Bob Cronin, better known by the stage name DJ BC, is an American disc jockey and mashup producer.

BC's work has been heard from the radio stations in Boston and New York City to stations in Paris and Athens. He founded a mash-up night in Boston, known as Mash Ave, in 2004, and founded the popular Bootie Boston in 2007. He now serves as a resident DJ at the mash-up night Bootie ATL in Atlanta.

dj BC received both acclaim and controversy after his release of The Beastles in 2004, a mash up of music from The Beatles and the Beastie Boys. The music was quickly removed at the request of Apple Records, the owner of all Beatles intellectual property, including their songs. As a result of the release, the Boston Phoenix marked him as Boston's Best Lawbreaker, the Detroit Metro Times marked his CD one of the best of 2004, and he was featured in Newsweek, and Rolling Stone. He later released Let It Beast in 2006 and the double-album Ill Submarine in 2013. Some tracks from the first Beastles album, along with other dj BC mashups and Beastie Boys bootlegs, were included on a rare 2-Part limited vinyl release by the Japanese record label Hotshot Records.

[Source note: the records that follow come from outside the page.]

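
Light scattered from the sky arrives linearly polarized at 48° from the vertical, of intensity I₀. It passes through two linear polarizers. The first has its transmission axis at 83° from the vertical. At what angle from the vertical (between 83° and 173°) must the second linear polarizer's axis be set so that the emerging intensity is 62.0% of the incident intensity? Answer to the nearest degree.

I₁ = I₀ cos²(83° − 48°) = I₀ cos²(35°) = 0.671 I₀.
Need I₂/I₀ = 0.62, so cos²(θ − 83°) = 0.62 / 0.671 = 0.924.
θ − 83° = arccos(√0.924) = 16.0°, giving θ ≈ 83 + 16.0 = 99.0°.

θ ≈ 99°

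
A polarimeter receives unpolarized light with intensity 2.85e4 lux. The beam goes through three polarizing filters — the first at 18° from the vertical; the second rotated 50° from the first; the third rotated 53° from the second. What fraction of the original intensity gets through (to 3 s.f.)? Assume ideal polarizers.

Unpolarized light through the first polarizer → I₁ = 2.85e4 lux/2 = 1.425e+04 lux, polarized at 18°.
I₂ = I₁ · cos²(50°) = 1.425e+04 · 0.4132 = 5888 lux.
I₃ = I₂ · cos²(53°) = 5888 · 0.3622 = 2132 lux.
Transmitted fraction = 0.07482.

I/I₀ ≈ 0.0748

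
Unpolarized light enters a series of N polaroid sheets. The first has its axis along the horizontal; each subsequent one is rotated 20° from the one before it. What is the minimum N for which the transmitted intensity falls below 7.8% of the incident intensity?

N = 16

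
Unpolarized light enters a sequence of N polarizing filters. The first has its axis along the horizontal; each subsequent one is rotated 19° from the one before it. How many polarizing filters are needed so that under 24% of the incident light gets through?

N = 8

First polarizer halves the unpolarized light: factor 1/2.
Each further stage multiplies by cos²(19°) = 0.894.
After N polarizers: T = 0.5·0.894^(N−1). Require T < 0.24 ⇒ N−1 > ln(0.24/0.5)/ln(0.894) = 6.55, so N−1 ≥ 7 and N = 8.
Check: N=8 gives T = 0.2282 < 0.24; N=7 gives T = 0.2553.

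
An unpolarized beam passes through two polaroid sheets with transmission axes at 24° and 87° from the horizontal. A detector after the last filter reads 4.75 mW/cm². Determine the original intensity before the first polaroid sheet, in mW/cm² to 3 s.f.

I₀ ≈ 46.1 mW/cm²

Unpolarized light through the first polarizer → I₁ = ½ I₀, now polarized at 24°.
I₂ = I₁ cos²(87° − 24°) = 0.5 I₀ · cos²(63°) = 0.1031 I₀.
So 4.75 mW/cm² = 0.1031 I₀, giving I₀ = 4.75/0.1031 = 46.09 mW/cm².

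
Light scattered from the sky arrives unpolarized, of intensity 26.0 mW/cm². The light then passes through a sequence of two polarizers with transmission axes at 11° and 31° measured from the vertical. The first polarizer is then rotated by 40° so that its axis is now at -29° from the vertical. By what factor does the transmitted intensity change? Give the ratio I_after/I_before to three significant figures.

I_new/I_old ≈ 0.283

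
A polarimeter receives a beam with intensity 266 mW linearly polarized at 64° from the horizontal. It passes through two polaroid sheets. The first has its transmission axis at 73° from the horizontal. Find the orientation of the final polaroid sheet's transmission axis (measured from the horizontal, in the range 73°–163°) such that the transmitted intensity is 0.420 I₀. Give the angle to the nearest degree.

θ ≈ 122°

By Malus's law, I₁ = I₀ cos²(73° − 64°) = I₀ cos²(9°) = 0.9755 I₀.
Need I₂/I₀ = 0.42, so cos²(θ − 73°) = 0.42 / 0.9755 = 0.4305.
θ − 73° = arccos(√0.4305) = 49.0°, giving θ ≈ 73 + 49.0 = 122.0°.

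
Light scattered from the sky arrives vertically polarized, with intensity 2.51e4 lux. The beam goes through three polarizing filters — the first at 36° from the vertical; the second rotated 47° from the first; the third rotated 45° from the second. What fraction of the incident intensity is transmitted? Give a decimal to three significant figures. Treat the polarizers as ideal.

I/I₀ ≈ 0.152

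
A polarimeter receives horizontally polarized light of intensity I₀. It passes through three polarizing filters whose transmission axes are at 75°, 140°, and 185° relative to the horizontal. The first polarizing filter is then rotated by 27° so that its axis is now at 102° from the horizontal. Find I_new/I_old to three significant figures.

I_new/I_old ≈ 2.24

Before rotation:
I₁ = I₀ cos²(75° − 0°) = I₀ cos²(75°) = 0.06699 I₀.
I₂ = I₁ cos²(140° − 75°) = 0.06699 I₀ · cos²(65°) = 0.01196 I₀.
I₃ = I₂ cos²(185° − 140°) = 0.01196 I₀ · cos²(45°) = 0.005982 I₀.
After rotation:
I₁ = I₀ cos²(102° − 0°) = I₀ cos²(78°) = 0.04323 I₀.
I₂ = I₁ cos²(140° − 102°) = 0.04323 I₀ · cos²(38°) = 0.02684 I₀.
I₃ = I₂ cos²(185° − 140°) = 0.02684 I₀ · cos²(45°) = 0.01342 I₀.
Ratio = 0.01342 / 0.005982 = 2.244.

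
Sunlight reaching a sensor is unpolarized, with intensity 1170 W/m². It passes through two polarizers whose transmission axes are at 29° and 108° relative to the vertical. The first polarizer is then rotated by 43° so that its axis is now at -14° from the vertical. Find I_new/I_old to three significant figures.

I_new/I_old ≈ 7.71

Before rotation:
Unpolarized light through the first polarizer → I₁ = ½ I₀, now polarized at 29°.
I₂ = I₁ cos²(108° − 29°) = 0.5 I₀ · cos²(79°) = 0.0182 I₀.
After rotation:
Unpolarized light through the first polarizer → I₁ = ½ I₀, now polarized at -14°.
Angle between axes 1 and 2: 58°. I₂ = 0.5 I₀ · cos²(58°) = 0.1404 I₀.
Ratio = 0.1404 / 0.0182 = 7.713.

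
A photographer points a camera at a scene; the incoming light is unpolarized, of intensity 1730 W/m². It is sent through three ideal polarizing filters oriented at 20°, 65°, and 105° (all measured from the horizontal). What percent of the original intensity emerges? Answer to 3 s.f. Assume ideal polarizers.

≈ 14.7%

Unpolarized light through the first polarizer → I₁ = 1730 W/m²/2 = 865 W/m², polarized at 20°.
I₂ = I₁ · cos²(45°) = 865 · 0.5 = 432.5 W/m².
I₃ = I₂ · cos²(40°) = 432.5 · 0.5868 = 253.8 W/m².
That is 14.67% of the incident intensity.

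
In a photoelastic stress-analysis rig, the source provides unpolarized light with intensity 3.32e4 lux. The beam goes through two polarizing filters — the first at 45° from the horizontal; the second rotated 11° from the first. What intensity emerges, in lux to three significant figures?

I ≈ 1.60e4 lux

Unpolarized light through the first polarizer → I₁ = 3.32e4 lux/2 = 1.66e+04 lux, polarized at 45°.
I₂ = I₁ · cos²(11°) = 1.66e+04 · 0.9636 = 1.6e+04 lux.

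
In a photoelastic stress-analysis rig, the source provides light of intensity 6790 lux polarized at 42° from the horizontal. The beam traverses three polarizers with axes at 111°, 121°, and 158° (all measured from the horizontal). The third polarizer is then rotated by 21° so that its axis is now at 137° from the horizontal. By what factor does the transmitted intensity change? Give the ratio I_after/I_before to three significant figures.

Before rotation:
I₁ = I₀ cos²(111° − 42°) = I₀ cos²(69°) = 0.1284 I₀.
I₂ = I₁ cos²(121° − 111°) = 0.1284 I₀ · cos²(10°) = 0.1246 I₀.
I₃ = I₂ cos²(158° − 121°) = 0.1246 I₀ · cos²(37°) = 0.07944 I₀.
After rotation:
I₁ = I₀ cos²(111° − 42°) = I₀ cos²(69°) = 0.1284 I₀.
I₂ = I₁ cos²(121° − 111°) = 0.1284 I₀ · cos²(10°) = 0.1246 I₀.
I₃ = I₂ cos²(137° − 121°) = 0.1246 I₀ · cos²(16°) = 0.1151 I₀.
Ratio = 0.1151 / 0.07944 = 1.449.

I_new/I_old ≈ 1.45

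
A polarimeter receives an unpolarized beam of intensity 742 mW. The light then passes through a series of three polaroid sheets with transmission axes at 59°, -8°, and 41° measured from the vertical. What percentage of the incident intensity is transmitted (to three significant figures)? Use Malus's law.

≈ 3.29%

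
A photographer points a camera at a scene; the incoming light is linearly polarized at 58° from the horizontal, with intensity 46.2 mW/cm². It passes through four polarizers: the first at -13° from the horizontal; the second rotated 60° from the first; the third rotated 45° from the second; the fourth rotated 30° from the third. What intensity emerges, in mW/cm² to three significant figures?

By Malus's law, I₁ = 46.2 mW/cm² · cos²(71°) = 4.897 mW/cm².
I₂ = I₁ · cos²(60°) = 4.897 · 0.25 = 1.224 mW/cm².
I₃ = I₂ · cos²(45°) = 1.224 · 0.5 = 0.6121 mW/cm².
I₄ = I₃ · cos²(30°) = 0.6121 · 0.75 = 0.4591 mW/cm².

I ≈ 0.459 mW/cm²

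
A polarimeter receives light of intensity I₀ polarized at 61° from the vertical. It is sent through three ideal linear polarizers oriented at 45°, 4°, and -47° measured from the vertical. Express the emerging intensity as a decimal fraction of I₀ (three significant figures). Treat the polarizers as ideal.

≈ 0.208 I₀

I₁ = I₀ cos²(45° − 61°) = I₀ cos²(16°) = 0.924 I₀.
I₂ = I₁ cos²(4° − 45°) = 0.924 I₀ · cos²(41°) = 0.5263 I₀.
I₃ = I₂ cos²(-47° − 4°) = 0.5263 I₀ · cos²(51°) = 0.2084 I₀.
Transmitted fraction = 0.2084.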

dj BC's follow-up project was Glassbreaks, a ten-song album combining the music of Philip Glass with additional beats, production, and raps from such artists as The Fugees, Lil Jon, Q-Tip and Kanye West. Glassbreaks is also no longer available.

On the first anniversary of Hurricane Katrina, dj BC released Wu Orleans, an album combining the music of New Orleans with the music of Wu-Tang Clan. The album was named a top download in Spin magazine, and was later released on vinyl.

dj BC released an official remix album for the band Big D and the Kids Table in Spring 2008 with the album title Strictly Mixed and Mashed, and he appeared on the band's 2009 record Fluent In Stroll as well as their Wicked Hardcore Christmas EP. The video for dj BC's production Wicked Hip-Hop Christmas, with rapper Black ELement, has circulated widely online.

In 2011, dj BC released the 12-track album Another Jay on Earth, featuring remixes of Jay-Z vs. Brian Eno. The source material includes Jay-Z's American Gangster album, Brian Eno's Another Day on Earth album, Eno's song "Another Green World" as well as interviews and spoken word clips, additional sound effects, beats and scratches.

BC has also remixed songs for official releases by bands such as Heaven 17, Sonic Boom Six and The A.K.A.'s. He was named Outstanding DJ/Dance Act of 2007 in the Boston Music Awards.